Wir trödeln ein bisschen herum, weil es noch bedeckt und kühl ist. Gegen Mittag kommt zwar die Sonne verschleiert durch, lange Hosen sind trotzdem angesagt. Wir schnallen den Rucksack um und machen uns zu Fuß auf. Die spanischen Grenzer sind sehr nett („Wir sind Schengen“), die britischen winken uns freundlich durch und verweigern einen Stempel („only non-Europeans“). Dann sind wir drin und ich fühle mich augenblicklich – heimisch, anders kann man es nicht nennen. Ich muss in einem früheren Leben britisch gewesen sein. Schon beim ersten Londonbesuch 1987 hatte ich das Gefühl, nach Hause zu kommen. Wie dem auch sei, der Sprit kostet 1,56 Euro und wir hatten gerade vollgetankt. Schade. Es ist uns ganz recht, dass sonntags nur Lebensmittelläden geöffnet haben, denn wegen der Edelshoppingmeile ballen sich sonst die Touristen. Wir haben sie auf dem Stellplatz schon die Beweistüten schlenkern sehen. Wozu sollte ich jetzt etwas kaufen, was ich nicht brauche, bloß, weil es steuerfrei ist? Bescheuert. Wir leisten uns aber Cappuccino und einen Edelbrownie mit Vanilleeis in den Kasematten. Weil sich die Tischnachbarn Teller mit Undefinierbarem bringen lassen, das interessant aussieht, fragen wir die Kellnerin, was es ist. „Das typische Sonntagsessen“, sagt sie. „Sandero“. In den Google-Translator gebe ich ein: Sandero Gibraltar essen.
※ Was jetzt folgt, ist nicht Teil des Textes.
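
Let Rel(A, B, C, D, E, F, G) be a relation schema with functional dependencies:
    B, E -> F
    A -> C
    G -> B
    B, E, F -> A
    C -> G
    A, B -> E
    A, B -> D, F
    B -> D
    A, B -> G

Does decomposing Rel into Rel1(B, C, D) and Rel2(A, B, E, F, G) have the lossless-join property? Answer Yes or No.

Common attributes: {B}; their closure is {B, D}.
Neither Rel1 nor Rel2 is contained in that closure, so the decomposition is lossy.

No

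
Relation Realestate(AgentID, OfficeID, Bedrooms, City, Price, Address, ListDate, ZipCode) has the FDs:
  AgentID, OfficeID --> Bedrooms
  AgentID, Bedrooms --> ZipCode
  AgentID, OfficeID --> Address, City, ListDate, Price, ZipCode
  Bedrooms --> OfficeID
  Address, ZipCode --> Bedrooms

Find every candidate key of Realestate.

{Address, AgentID, ZipCode}, {AgentID, Bedrooms}, {AgentID, OfficeID}

No FD produces {AgentID}, so it must be in every candidate key.
{AgentID, Bedrooms} is a candidate key since {AgentID, Bedrooms}⁺ = {Address, AgentID, Bedrooms, City, ListDate, OfficeID, Price, ZipCode} covers every attribute.
{AgentID, OfficeID} is a candidate key since {AgentID, OfficeID}⁺ = {Address, AgentID, Bedrooms, City, ListDate, OfficeID, Price, ZipCode} covers every attribute.
{Address, AgentID, ZipCode} is a candidate key since {Address, AgentID, ZipCode}⁺ = {Address, AgentID, Bedrooms, City, ListDate, OfficeID, Price, ZipCode} covers every attribute.
Any other superkey properly contains one of these, so there are no further candidate keys.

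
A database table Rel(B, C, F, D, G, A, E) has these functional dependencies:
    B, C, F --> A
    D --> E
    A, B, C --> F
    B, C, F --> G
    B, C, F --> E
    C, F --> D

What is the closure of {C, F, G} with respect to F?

Start with {C, F, G}.
C, F --> D applies; add {D} → now {C, D, F, G}.
D --> E applies; add {E} → now {C, D, E, F, G}.
No further FD applies.

{C, D, E, F, G}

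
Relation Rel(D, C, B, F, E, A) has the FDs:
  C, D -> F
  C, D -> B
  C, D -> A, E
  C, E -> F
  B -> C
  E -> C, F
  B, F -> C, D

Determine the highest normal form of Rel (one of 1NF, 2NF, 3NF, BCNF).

Candidate keys: {B, D}, {B, E}, {B, F}, {C, D}, {D, E}. Prime attributes: {B, C, D, E, F}.
For C, E -> F we have {C, E}⁺ = {C, E, F}; {C, E} is not a superkey, so BCNF fails.
Since {F} ⊆ prime attributes and every other non-superkey FD also has a prime right side, the schema is in 3NF.

3NF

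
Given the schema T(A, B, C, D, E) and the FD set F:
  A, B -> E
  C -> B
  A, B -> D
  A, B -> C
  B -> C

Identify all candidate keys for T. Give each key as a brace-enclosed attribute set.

{A, B}, {A, C}

{A} never appears on the right of any FD, so every key must include it.
Closure of {A, B} is {A, B, C, D, E}, the whole schema; {A, B} is a candidate key.
Closure of {A, C} is {A, B, C, D, E}, the whole schema; {A, C} is a candidate key.
Any other superkey properly contains one of these, so there are no further candidate keys.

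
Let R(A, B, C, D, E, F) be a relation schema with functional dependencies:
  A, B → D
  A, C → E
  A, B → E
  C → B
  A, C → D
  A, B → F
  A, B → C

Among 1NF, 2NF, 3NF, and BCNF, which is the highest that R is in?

Candidate keys: {A, B}, {A, C}. Prime attributes: {A, B, C}.
For C → B we have {C}⁺ = {B, C}; {C} is not a superkey, so BCNF fails.
Since {B} ⊆ prime attributes and every other non-superkey FD also has a prime right side, the schema is in 3NF.

3NF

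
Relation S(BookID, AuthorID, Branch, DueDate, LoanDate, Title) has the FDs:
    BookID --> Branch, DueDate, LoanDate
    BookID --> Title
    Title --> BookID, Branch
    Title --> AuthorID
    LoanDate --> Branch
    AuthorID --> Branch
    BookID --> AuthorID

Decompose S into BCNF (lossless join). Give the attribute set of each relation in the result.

Candidate keys of the original relation: {BookID}, {Title}.
Within {AuthorID, BookID, Branch, DueDate, LoanDate, Title}: {LoanDate}⁺ ∩ {AuthorID, BookID, Branch, DueDate, LoanDate, Title} = {Branch, LoanDate}, not the whole set, so LoanDate --> Branch violates BCNF; decompose into {Branch, LoanDate} and {AuthorID, BookID, DueDate, LoanDate, Title}.
{Branch, LoanDate} is in BCNF.
{AuthorID, BookID, DueDate, LoanDate, Title} is in BCNF.

{AuthorID, BookID, DueDate, LoanDate, Title}; {Branch, LoanDate}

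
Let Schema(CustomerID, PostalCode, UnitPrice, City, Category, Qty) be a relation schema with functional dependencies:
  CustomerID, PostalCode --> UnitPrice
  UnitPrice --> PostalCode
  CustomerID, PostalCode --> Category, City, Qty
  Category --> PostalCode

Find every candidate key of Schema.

{CustomerID} never appears on the right of any FD, so every key must include it.
{Category, CustomerID} is a candidate key since {Category, CustomerID}⁺ = {Category, City, CustomerID, PostalCode, Qty, UnitPrice} covers every attribute.
{CustomerID, PostalCode} is a candidate key since {CustomerID, PostalCode}⁺ = {Category, City, CustomerID, PostalCode, Qty, UnitPrice} covers every attribute.
{CustomerID, UnitPrice} is a candidate key since {CustomerID, UnitPrice}⁺ = {Category, City, CustomerID, PostalCode, Qty, UnitPrice} covers every attribute.
Any other superkey properly contains one of these, so there are no further candidate keys.

{Category, CustomerID}, {CustomerID, PostalCode}, {CustomerID, UnitPrice}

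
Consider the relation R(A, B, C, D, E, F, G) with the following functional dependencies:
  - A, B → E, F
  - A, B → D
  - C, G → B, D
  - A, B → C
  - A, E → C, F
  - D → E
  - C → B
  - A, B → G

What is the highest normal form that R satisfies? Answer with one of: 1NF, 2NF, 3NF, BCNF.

Candidate keys: {A, B}, {A, C}, {A, D}, {A, E}. Prime attributes: {A, B, C, D, E}.
C, G → B, D breaks BCNF: {C, G}⁺ = {B, C, D, E, G}, so {C, G} is not a superkey.
But every attribute on its right side ({B, D}) is prime, and the same holds for every other non-superkey FD, so 3NF still holds.

3NF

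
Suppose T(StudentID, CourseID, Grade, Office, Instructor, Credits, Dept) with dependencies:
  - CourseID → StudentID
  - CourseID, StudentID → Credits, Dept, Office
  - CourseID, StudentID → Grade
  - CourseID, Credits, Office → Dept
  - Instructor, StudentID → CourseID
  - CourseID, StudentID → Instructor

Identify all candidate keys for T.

{CourseID}, {Instructor, StudentID}

{CourseID}⁺ = {CourseID, Credits, Dept, Grade, Instructor, Office, StudentID} — all of the relation — so {CourseID} is a candidate key.
{Instructor, StudentID}⁺ = {CourseID, Credits, Dept, Grade, Instructor, Office, StudentID} — all of the relation — so {Instructor, StudentID} is a candidate key.
These are minimal and exhaustive — every other superkey contains one of them.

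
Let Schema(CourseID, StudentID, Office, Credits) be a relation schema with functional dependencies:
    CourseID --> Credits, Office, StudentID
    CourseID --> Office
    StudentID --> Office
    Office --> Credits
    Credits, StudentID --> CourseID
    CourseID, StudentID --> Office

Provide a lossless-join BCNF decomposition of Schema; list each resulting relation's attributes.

{CourseID, Office, StudentID}; {Credits, Office}

Candidate keys of the original relation: {CourseID}, {StudentID}.
In {CourseID, Credits, Office, StudentID}, {Office} is not a superkey ({Office}⁺ restricted to this set is {Credits, Office}), so split on Office --> Credits into {Credits, Office} and {CourseID, Office, StudentID}.
{Credits, Office}: every determinant is a superkey — BCNF.
{CourseID, Office, StudentID}: every determinant is a superkey — BCNF.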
Als Ergebnis bekomme ich Dacia-Läden in Essen angezeigt. Shit.
Wenn die Ampel auf Rot steht, quert ein Flugzeug die Straße. Auf dem Rückweg kaufen wir direkt an der Grenze ein, viele Waren typisch englisch. Am Preis sehen wir nichts billiger als bei uns, aber auch nicht teurer durch den Brexit. Müde erreichen wir unser Zuhause, jedoch weniger angestrengt als nach anderen Besichtigungen. Morgen geht es rund, denn der Felsen und die Makaken rufen.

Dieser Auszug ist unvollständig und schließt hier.